Many families are faced with an infrastructure still recovering from Maria and other storms. Quintana said that, from a bird’s eye view, one can see many houses on the island have the same government-issued plastic roofs. These coverings were distributed five years ago to help people shelter after Maria and are still used in many houses today.

“Imagine those houses with plastic ceilings receiving Fiona,” Quintana said. “This is our reality.”

This reality is due in part to a lack of monetary and humanitarian aid. On Sept. 20 the U.S. government pledged $60 million in storm aid following, but estimated damages tally “in the billions,” Federal Emergency Management Agency administrator Deanne Criswell told The New York Times. The States’ recent $60-million promise underwhelmed many Puerto Ricans, especially given the U.S. has distributed under half of the $42.7 billion it promised the island five years ago in the wake of Maria.

Under the Jones Act, which limits the transportation of cargo from U.S. ports to U.S. owned ships, Puerto Rico can only receive aid provided by the U.S. government, which slows rebuilding processes and limits resource distribution. President Joe Biden temporarily lifted the act following Fiona, which prompted many to call for the end of the law altogether.

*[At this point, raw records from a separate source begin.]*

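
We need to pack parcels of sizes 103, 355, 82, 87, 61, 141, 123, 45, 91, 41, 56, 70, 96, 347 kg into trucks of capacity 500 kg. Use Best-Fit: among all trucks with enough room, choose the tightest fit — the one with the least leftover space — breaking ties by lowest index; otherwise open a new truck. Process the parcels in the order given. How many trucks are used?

Put 103 kg in truck 1; 397 kg remain.
Put 355 kg in truck 1; 42 kg remain.
Put 82 kg in truck 2; 418 kg remain.
Put 87 kg in truck 2; 331 kg remain.
Put 61 kg in truck 2; 270 kg remain.
Put 141 kg in truck 2; 129 kg remain.
Put 123 kg in truck 2; 6 kg remain.
Put 45 kg in truck 3; 455 kg remain.
Put 91 kg in truck 3; 364 kg remain.
Put 41 kg in truck 1; 1 kg remain.
Put 56 kg in truck 3; 308 kg remain.
Put 70 kg in truck 3; 238 kg remain.
Put 96 kg in truck 3; 142 kg remain.
Put 347 kg in truck 4; 153 kg remain.

4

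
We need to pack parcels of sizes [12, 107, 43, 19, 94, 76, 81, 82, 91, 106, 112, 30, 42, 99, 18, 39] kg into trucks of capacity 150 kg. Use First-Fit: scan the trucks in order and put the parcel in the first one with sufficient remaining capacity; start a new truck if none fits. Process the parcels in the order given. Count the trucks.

Put 12 kg in truck 1; 138 kg remain.
Put 107 kg in truck 1; 31 kg remain.
Put 43 kg in truck 2; 107 kg remain.
Put 19 kg in truck 1; 12 kg remain.
Put 94 kg in truck 2; 13 kg remain.
Put 76 kg in truck 3; 74 kg remain.
Put 81 kg in truck 4; 69 kg remain.
Put 82 kg in truck 5; 68 kg remain.
Put 91 kg in truck 6; 59 kg remain.
Put 106 kg in truck 7; 44 kg remain.
Put 112 kg in truck 8; 38 kg remain.
Put 30 kg in truck 3; 44 kg remain.
Put 42 kg in truck 3; 2 kg remain.
Put 99 kg in truck 9; 51 kg remain.
Put 18 kg in truck 4; 51 kg remain.
Put 39 kg in truck 4; 12 kg remain.

9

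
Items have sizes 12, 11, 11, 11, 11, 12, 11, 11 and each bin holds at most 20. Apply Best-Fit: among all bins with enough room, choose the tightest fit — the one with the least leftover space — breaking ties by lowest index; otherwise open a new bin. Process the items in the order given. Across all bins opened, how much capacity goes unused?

70

bin 1: place 12, 8 left
bin 2: place 11, 9 left
bin 3: place 11, 9 left
bin 4: place 11, 9 left
bin 5: place 11, 9 left
bin 6: place 12, 8 left
bin 7: place 11, 9 left
bin 8: place 11, 9 left
8 bins × 20 = 160; used 90; unused 70.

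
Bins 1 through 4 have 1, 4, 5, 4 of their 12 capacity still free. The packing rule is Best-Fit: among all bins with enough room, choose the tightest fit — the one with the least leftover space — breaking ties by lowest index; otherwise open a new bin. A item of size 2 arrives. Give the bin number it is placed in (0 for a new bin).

2

Bins with room: bin 2 (4), bin 3 (5), bin 4 (4).
Tightest fit is bin 2 with 4 free.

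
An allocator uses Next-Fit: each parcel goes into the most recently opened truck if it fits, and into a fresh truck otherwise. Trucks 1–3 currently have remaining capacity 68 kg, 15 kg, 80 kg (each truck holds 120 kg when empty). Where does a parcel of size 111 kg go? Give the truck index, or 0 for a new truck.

0

Next-Fit only looks at truck 3, which has 80 kg free.
111 kg does not fit, so a new truck is opened.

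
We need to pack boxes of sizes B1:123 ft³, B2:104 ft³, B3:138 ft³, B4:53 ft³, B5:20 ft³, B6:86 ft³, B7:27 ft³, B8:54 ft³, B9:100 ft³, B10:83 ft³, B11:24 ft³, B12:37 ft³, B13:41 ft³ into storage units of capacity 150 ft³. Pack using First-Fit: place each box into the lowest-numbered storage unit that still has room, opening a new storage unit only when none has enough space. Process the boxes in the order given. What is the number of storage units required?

7

storage unit 1: place B1 (123 ft³), 27 ft³ left
storage unit 2: place B2 (104 ft³), 46 ft³ left
storage unit 3: place B3 (138 ft³), 12 ft³ left
storage unit 4: place B4 (53 ft³), 97 ft³ left
storage unit 1: place B5 (20 ft³), 7 ft³ left
storage unit 4: place B6 (86 ft³), 11 ft³ left
storage unit 2: place B7 (27 ft³), 19 ft³ left
storage unit 5: place B8 (54 ft³), 96 ft³ left
storage unit 6: place B9 (100 ft³), 50 ft³ left
storage unit 5: place B10 (83 ft³), 13 ft³ left
storage unit 6: place B11 (24 ft³), 26 ft³ left
storage unit 7: place B12 (37 ft³), 113 ft³ left
storage unit 7: place B13 (41 ft³), 72 ft³ left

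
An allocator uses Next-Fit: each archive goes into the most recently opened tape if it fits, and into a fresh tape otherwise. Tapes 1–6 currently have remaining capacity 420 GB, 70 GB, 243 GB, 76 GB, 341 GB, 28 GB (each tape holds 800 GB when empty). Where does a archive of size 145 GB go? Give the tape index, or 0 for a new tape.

0

Next-Fit only looks at tape 6, which has 28 GB free.
145 GB does not fit, so a new tape is opened.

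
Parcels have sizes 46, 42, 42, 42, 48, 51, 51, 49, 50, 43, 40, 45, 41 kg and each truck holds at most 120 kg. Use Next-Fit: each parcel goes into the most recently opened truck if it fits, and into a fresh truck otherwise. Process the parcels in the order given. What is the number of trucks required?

7

46 kg → truck 1 (remaining 74 kg)
42 kg → truck 1 (remaining 32 kg)
42 kg → truck 2 (remaining 78 kg)
42 kg → truck 2 (remaining 36 kg)
48 kg → truck 3 (remaining 72 kg)
51 kg → truck 3 (remaining 21 kg)
51 kg → truck 4 (remaining 69 kg)
49 kg → truck 4 (remaining 20 kg)
50 kg → truck 5 (remaining 70 kg)
43 kg → truck 5 (remaining 27 kg)
40 kg → truck 6 (remaining 80 kg)
45 kg → truck 6 (remaining 35 kg)
41 kg → truck 7 (remaining 79 kg)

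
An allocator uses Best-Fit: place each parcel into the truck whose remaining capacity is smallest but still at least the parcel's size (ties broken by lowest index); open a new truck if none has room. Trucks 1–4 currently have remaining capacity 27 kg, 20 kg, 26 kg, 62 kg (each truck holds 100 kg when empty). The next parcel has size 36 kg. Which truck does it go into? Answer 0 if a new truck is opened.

4

Trucks with room: truck 4 (62 kg).
Tightest fit is truck 4 with 62 kg free.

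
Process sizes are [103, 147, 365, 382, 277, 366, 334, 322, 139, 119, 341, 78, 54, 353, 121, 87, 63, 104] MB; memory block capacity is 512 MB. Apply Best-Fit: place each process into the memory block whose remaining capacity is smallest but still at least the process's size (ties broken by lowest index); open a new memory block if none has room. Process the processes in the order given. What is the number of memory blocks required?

9 memory blocks

memory block 1: place 103 MB, 409 MB left
memory block 1: place 147 MB, 262 MB left
memory block 2: place 365 MB, 147 MB left
memory block 3: place 382 MB, 130 MB left
memory block 4: place 277 MB, 235 MB left
memory block 5: place 366 MB, 146 MB left
memory block 6: place 334 MB, 178 MB left
memory block 7: place 322 MB, 190 MB left
memory block 5: place 139 MB, 7 MB left
memory block 3: place 119 MB, 11 MB left
memory block 8: place 341 MB, 171 MB left
memory block 2: place 78 MB, 69 MB left
memory block 2: place 54 MB, 15 MB left
memory block 9: place 353 MB, 159 MB left
memory block 9: place 121 MB, 38 MB left
memory block 8: place 87 MB, 84 MB left
memory block 8: place 63 MB, 21 MB left
memory block 6: place 104 MB, 74 MB left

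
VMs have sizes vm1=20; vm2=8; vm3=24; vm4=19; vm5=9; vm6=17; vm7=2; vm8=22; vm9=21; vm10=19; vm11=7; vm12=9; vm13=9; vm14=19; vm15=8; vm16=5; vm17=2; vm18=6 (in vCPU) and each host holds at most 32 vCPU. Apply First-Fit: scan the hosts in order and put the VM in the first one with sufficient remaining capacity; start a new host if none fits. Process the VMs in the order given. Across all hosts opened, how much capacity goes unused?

30

Put vm1 (20 vCPU) in host 1; 12 vCPU remain.
Put vm2 (8 vCPU) in host 1; 4 vCPU remain.
Put vm3 (24 vCPU) in host 2; 8 vCPU remain.
Put vm4 (19 vCPU) in host 3; 13 vCPU remain.
Put vm5 (9 vCPU) in host 3; 4 vCPU remain.
Put vm6 (17 vCPU) in host 4; 15 vCPU remain.
Put vm7 (2 vCPU) in host 1; 2 vCPU remain.
Put vm8 (22 vCPU) in host 5; 10 vCPU remain.
Put vm9 (21 vCPU) in host 6; 11 vCPU remain.
Put vm10 (19 vCPU) in host 7; 13 vCPU remain.
Put vm11 (7 vCPU) in host 2; 1 vCPU remain.
Put vm12 (9 vCPU) in host 4; 6 vCPU remain.
Put vm13 (9 vCPU) in host 5; 1 vCPU remain.
Put vm14 (19 vCPU) in host 8; 13 vCPU remain.
Put vm15 (8 vCPU) in host 6; 3 vCPU remain.
Put vm16 (5 vCPU) in host 4; 1 vCPU remain.
Put vm17 (2 vCPU) in host 1; 0 vCPU remain.
Put vm18 (6 vCPU) in host 7; 7 vCPU remain.
8 hosts × 32 vCPU = 256 vCPU; used 226 vCPU; unused 30 vCPU.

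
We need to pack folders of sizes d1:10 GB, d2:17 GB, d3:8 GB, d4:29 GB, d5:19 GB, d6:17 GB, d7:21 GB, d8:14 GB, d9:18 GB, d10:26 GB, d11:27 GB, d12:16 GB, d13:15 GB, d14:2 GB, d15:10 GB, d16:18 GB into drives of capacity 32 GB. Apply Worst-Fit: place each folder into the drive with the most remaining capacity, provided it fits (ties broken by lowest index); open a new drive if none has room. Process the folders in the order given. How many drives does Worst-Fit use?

d1 (10 GB) → drive 1 (remaining 22 GB)
d2 (17 GB) → drive 1 (remaining 5 GB)
d3 (8 GB) → drive 2 (remaining 24 GB)
d4 (29 GB) → drive 3 (remaining 3 GB)
d5 (19 GB) → drive 2 (remaining 5 GB)
d6 (17 GB) → drive 4 (remaining 15 GB)
d7 (21 GB) → drive 5 (remaining 11 GB)
d8 (14 GB) → drive 4 (remaining 1 GB)
d9 (18 GB) → drive 6 (remaining 14 GB)
d10 (26 GB) → drive 7 (remaining 6 GB)
d11 (27 GB) → drive 8 (remaining 5 GB)
d12 (16 GB) → drive 9 (remaining 16 GB)
d13 (15 GB) → drive 9 (remaining 1 GB)
d14 (2 GB) → drive 6 (remaining 12 GB)
d15 (10 GB) → drive 6 (remaining 2 GB)
d16 (18 GB) → drive 10 (remaining 14 GB)

10 drives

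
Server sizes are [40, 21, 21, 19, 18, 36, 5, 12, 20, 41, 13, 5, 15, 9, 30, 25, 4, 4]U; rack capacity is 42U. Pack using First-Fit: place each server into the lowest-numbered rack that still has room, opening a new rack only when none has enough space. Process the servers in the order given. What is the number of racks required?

rack 1: place 40U, 2U left
rack 2: place 21U, 21U left
rack 2: place 21U, 0U left
rack 3: place 19U, 23U left
rack 3: place 18U, 5U left
rack 4: place 36U, 6U left
rack 3: place 5U, 0U left
rack 5: place 12U, 30U left
rack 5: place 20U, 10U left
rack 6: place 41U, 1U left
rack 7: place 13U, 29U left
rack 4: place 5U, 1U left
rack 7: place 15U, 14U left
rack 5: place 9U, 1U left
rack 8: place 30U, 12U left
rack 9: place 25U, 17U left
rack 7: place 4U, 10U left
rack 7: place 4U, 6U left
Final racks: [40] [21,21] [19,18,5] [36,5] [12,20,9] [41] [13,15,4,4] [30] [25].

9 racks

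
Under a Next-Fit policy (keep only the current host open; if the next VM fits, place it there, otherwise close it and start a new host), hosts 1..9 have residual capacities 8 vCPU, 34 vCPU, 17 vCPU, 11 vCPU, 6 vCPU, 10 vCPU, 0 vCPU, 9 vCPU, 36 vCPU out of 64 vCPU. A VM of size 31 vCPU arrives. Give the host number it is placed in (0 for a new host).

9

Next-Fit only looks at host 9, which has 36 vCPU free.
31 vCPU fits there.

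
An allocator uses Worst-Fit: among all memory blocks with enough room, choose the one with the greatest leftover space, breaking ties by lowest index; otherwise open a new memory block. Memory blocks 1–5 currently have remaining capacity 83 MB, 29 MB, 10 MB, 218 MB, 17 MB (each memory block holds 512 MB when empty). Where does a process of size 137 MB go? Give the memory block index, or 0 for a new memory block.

4

Memory blocks with room: memory block 4 (218 MB).
Most room is memory block 4 with 218 MB free.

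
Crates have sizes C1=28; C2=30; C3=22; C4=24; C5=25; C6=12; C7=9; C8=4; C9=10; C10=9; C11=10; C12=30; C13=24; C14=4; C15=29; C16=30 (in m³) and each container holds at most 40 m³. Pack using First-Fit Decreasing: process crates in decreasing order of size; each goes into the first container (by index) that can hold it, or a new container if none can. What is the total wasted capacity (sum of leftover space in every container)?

60

Sorted descending: 30, 30, 30, 29, 28, 25, 24, 24, 22, 12, 10, 10, 9, 9, 4, 4.
Put 30 m³ in container 1; 10 m³ remain.
Put 30 m³ in container 2; 10 m³ remain.
Put 30 m³ in container 3; 10 m³ remain.
Put 29 m³ in container 4; 11 m³ remain.
Put 28 m³ in container 5; 12 m³ remain.
Put 25 m³ in container 6; 15 m³ remain.
Put 24 m³ in container 7; 16 m³ remain.
Put 24 m³ in container 8; 16 m³ remain.
Put 22 m³ in container 9; 18 m³ remain.
Put 12 m³ in container 5; 0 m³ remain.
Put 10 m³ in container 1; 0 m³ remain.
Put 10 m³ in container 2; 0 m³ remain.
Put 9 m³ in container 3; 1 m³ remain.
Put 9 m³ in container 4; 2 m³ remain.
Put 4 m³ in container 6; 11 m³ remain.
Put 4 m³ in container 6; 7 m³ remain.
9 containers × 40 m³ = 360 m³; used 300 m³; unused 60 m³.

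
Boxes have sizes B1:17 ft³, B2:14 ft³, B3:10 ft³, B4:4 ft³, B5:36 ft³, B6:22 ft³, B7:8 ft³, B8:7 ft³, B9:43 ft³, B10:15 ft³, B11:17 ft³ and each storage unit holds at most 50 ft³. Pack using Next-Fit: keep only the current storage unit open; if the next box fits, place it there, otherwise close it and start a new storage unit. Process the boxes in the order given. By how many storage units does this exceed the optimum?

Next-Fit: [17,14,10,4] [36] [22,8,7] [43] [15,17] → 5 storage units.
Total size 193 ft³; any packing needs at least ⌈193/50⌉ = 4 storage units.
An optimal packing achieves that bound: [43,7] [36,14] [22,17,10] [17,15,8,4] → 4 storage units.
Excess: 5 − 4 = 1.

1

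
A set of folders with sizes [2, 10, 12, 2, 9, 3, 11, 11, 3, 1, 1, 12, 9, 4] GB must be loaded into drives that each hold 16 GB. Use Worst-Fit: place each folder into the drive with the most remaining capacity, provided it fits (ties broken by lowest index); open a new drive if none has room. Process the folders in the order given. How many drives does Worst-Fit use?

2 GB → drive 1 (remaining 14 GB)
10 GB → drive 1 (remaining 4 GB)
12 GB → drive 2 (remaining 4 GB)
2 GB → drive 1 (remaining 2 GB)
9 GB → drive 3 (remaining 7 GB)
3 GB → drive 3 (remaining 4 GB)
11 GB → drive 4 (remaining 5 GB)
11 GB → drive 5 (remaining 5 GB)
3 GB → drive 4 (remaining 2 GB)
1 GB → drive 5 (remaining 4 GB)
1 GB → drive 2 (remaining 3 GB)
12 GB → drive 6 (remaining 4 GB)
9 GB → drive 7 (remaining 7 GB)
4 GB → drive 7 (remaining 3 GB)
Final drives: [2,10,2] [12,1] [9,3] [11,3] [11,1] [12] [9,4].

7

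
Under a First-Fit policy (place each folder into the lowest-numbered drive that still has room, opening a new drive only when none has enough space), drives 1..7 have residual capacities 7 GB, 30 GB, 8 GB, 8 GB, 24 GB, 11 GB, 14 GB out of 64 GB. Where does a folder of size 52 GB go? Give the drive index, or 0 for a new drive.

No drive has ≥ 52 GB free, so a new drive is opened.

0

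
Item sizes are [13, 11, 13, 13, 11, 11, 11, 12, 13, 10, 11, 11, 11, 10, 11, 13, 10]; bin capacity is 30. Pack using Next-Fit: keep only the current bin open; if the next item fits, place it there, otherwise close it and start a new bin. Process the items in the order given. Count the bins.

Put 13 in bin 1; 17 remain.
Put 11 in bin 1; 6 remain.
Put 13 in bin 2; 17 remain.
Put 13 in bin 2; 4 remain.
Put 11 in bin 3; 19 remain.
Put 11 in bin 3; 8 remain.
Put 11 in bin 4; 19 remain.
Put 12 in bin 4; 7 remain.
Put 13 in bin 5; 17 remain.
Put 10 in bin 5; 7 remain.
Put 11 in bin 6; 19 remain.
Put 11 in bin 6; 8 remain.
Put 11 in bin 7; 19 remain.
Put 10 in bin 7; 9 remain.
Put 11 in bin 8; 19 remain.
Put 13 in bin 8; 6 remain.
Put 10 in bin 9; 20 remain.

9 bins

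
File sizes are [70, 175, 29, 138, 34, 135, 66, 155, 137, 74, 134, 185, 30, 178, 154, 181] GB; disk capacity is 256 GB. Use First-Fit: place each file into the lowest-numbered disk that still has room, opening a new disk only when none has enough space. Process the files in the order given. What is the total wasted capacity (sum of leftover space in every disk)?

685

disk 1: place 70 GB, 186 GB left
disk 1: place 175 GB, 11 GB left
disk 2: place 29 GB, 227 GB left
disk 2: place 138 GB, 89 GB left
disk 2: place 34 GB, 55 GB left
disk 3: place 135 GB, 121 GB left
disk 3: place 66 GB, 55 GB left
disk 4: place 155 GB, 101 GB left
disk 5: place 137 GB, 119 GB left
disk 4: place 74 GB, 27 GB left
disk 6: place 134 GB, 122 GB left
disk 7: place 185 GB, 71 GB left
disk 2: place 30 GB, 25 GB left
disk 8: place 178 GB, 78 GB left
disk 9: place 154 GB, 102 GB left
disk 10: place 181 GB, 75 GB left
10 disks × 256 GB = 2560 GB; used 1875 GB; unused 685 GB.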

“We could get so much aid if it wasn’t a temporary lift—if it was just lifted completely—but the United States makes money off disaster,” Roqueta said. 

Because of the slow distribution of humanitarian and infrastructural aid, Roqueta encouraged those who are able to donate to community service organizations like Techos Pa’ Mi Gente, Taller Salud, and Casa Pueblo, which provide on-ground assistance to communities and individuals in need.

As Puerto Ricans work together to fix property and access electricity and water, residents also support each other emotionally. It was difficult for Sosa to be in Boston when the hurricane hit, as she wanted to be on the island to support her family and friends. Instead, she found community in AMIGOS and comfort in outreach from the Emerson administration.

“I saw an email reaching out to Puerto Ricans about the hurricane,” Sosa said. “It was cool to know the school was aware it was happening and affecting students. I found it really cool that they care for us.”

Matos also received the email and felt grateful for the visibility Puerto Rico received after Fiona. While she’s experiencing the hurricane from the continental U.S. instead of at home, she said it’s nice to know she’s not alone.

While they are currently in the Netherlands, Roqueta expressed gratitude for the community they have in Puerto Rico. They said not many people understand the reality of living through a hurricane and the community bonding that follows storms like Maria and Fiona.

“We have great neighbors and a big community that really looks out for each other,” Roqueta said. “Everybody checks in on each other and calls everybody’s family to make sure they know they’re okay.”